В тот день, когда папа Лиз пытался починить крышу, но погиб, так и не закончив латать дыру, мы с Лиз тоже были на крыше, мелом рисовали свои портреты. В тот день ее волосы были убраны под синюю шерстяную шапку, а на мне было платье, которое Моника не разрешила ей купить. Над нами простиралось невероятно голубое небо, и через какое-то время мы поняли, что в такой идеально погожий денек грех тратить время на рисование. Лиз убрала мел в коробок, и мы стали играть в пятнашки.

Наш смех возносился к небесам. Мы были счастливы, мир был бескрайним.
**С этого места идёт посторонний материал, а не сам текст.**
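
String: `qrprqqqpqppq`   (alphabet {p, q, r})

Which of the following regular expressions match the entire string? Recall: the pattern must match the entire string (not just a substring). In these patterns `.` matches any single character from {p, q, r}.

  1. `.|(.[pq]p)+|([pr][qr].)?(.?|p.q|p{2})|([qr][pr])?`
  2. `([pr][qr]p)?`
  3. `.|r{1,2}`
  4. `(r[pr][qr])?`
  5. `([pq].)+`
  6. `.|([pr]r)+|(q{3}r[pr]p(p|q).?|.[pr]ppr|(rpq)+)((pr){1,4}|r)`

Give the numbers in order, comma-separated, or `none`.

1 → no match
2 → no match
3 → no match
4 → no match
5 → match
6 → no match

5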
– Осторожней, – предостерег отец Лиз.

Мы пытались, правда, пытались. Но ветер приглашал нас на танец. Снежинки взяли нас за руки и закружили. Было холодно, но светило солнце, и устоять перед ним было невозможно. Под его лучами мы стали беспечны и неукротимы и через минуту забыли об осторожности. Лиз гонялась за мной, а я бегала почти по самому краю.

Я пошатнулась.

Она вскрикнула.

Папа Лиз резко обернулся, слишком стремительно, и потерял равновесие.

И Лиз снова закричала.

На ее крик вышла соседка. Она вызвала полицию, Лиз сняли с крыши. Потом были похороны, осиротевшая без отца семья, и Лиз с трудом, палец за пальцем, оторвали от гроба.

Она никогда не переставала себя винить.